Helga Franz

Habitats here denote economically initiated interconnections that at the same time demand mental localisations in a structure that consists of conditions and relationships that cannot be separated and can only exist in this way. All three objects could also stand alone, but due to their materials, make, dimensions and colours they form a recognisable spatial unit.

 

"Legume Recorder Black", 2022

The iron rotor of the legume recorder black moves a black-filled glass bowl that harbours very specific movements and sounds. Legumes are staple foods of billions of people and valuable protein donors, with the oldest archaeological finds dating back 10,000 years. They can rival cereals such as emmer in their cultivation tradition - even the cultivation of rice was only started about 7,000 years ago.

 

"Honey diver bigelb", 2022

Cradling two jars of lighter and darker crops, the honey diver bigelb performs its counter-vertical movements. A bee worker produces about a teaspoon of honey in her lifetime - 30 kilos therefore require about 6,000 bee lives. While honey is based on the interaction of animal and plant life, turnip greens are entirely of plant origin.

 

"Cera flava trichromatic", 2022

Horizontally, the cylinders of Cera flava trichromatic, reminiscent of a geological drill core, rest on curved armoured glass in a triple compound. The precious beeswax, a mixture of esters and acids formed by bees from their wax glands, which gets its yellow colour from the carotene dissolved in the pollen oil, has been adulterated for centuries for reasons of profit. It is analysed by means of chromatographic procedures, also to prevent adulterated waxes used in beekeeping from depriving a bee colony of its existence. But this is only one of countless dangers to which bees are exposed.

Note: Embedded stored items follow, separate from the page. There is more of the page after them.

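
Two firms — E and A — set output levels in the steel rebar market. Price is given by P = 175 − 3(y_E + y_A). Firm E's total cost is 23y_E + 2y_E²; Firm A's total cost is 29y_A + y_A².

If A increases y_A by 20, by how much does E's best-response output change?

-6

Firm E's profit: π = y_E(175 − 3(y_E + y_A)) − 23y_E − 2y_E².
∂π/∂y_E = 152 − 10y_E − 3y_A = 0, so y_E = 15.2 − 0.3y_A.
The reaction-function slope is −0.3, so a 20-unit rise in y_A moves y_E by −0.3 × 20 = −6. E's best response falls — the actions are strategic substitutes.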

HELGA FRANZ has been realising international projects with transdisciplinary collaborations as an artist, author, photographer and pilot since 1987. For her work, she has received a number of grants and recognitions as well as awards in competitions with realisations of interactive, kinetic and static designs. From 1993-2001 she was head of the sculpture/objects department at the University of Leipzig.

She is active in non-university educational work as a seminar leader and art mentor as well as a juror and procedural coordinator for competitions and is involved in expert commissions and advisory boards for art in public space. Her publications from the self-publishing house visuell.virtuell and other publishers are listed in the German National Library.

She completed her academic studies at the Akademie der Bildenden Künste Karlsruhe, the Hochschule für Bildende Künste Hamburg, Universidad Nacional Autónoma de México in Mexico City, the Massachusetts Institute of Technology M.I.T. in Cambridge and the Akademie für Digitale Medien Berlin. She is a member of the Deutscher Künstlerbund and the Gesellschaft für künstlerische Forschung in Deutschland, among others.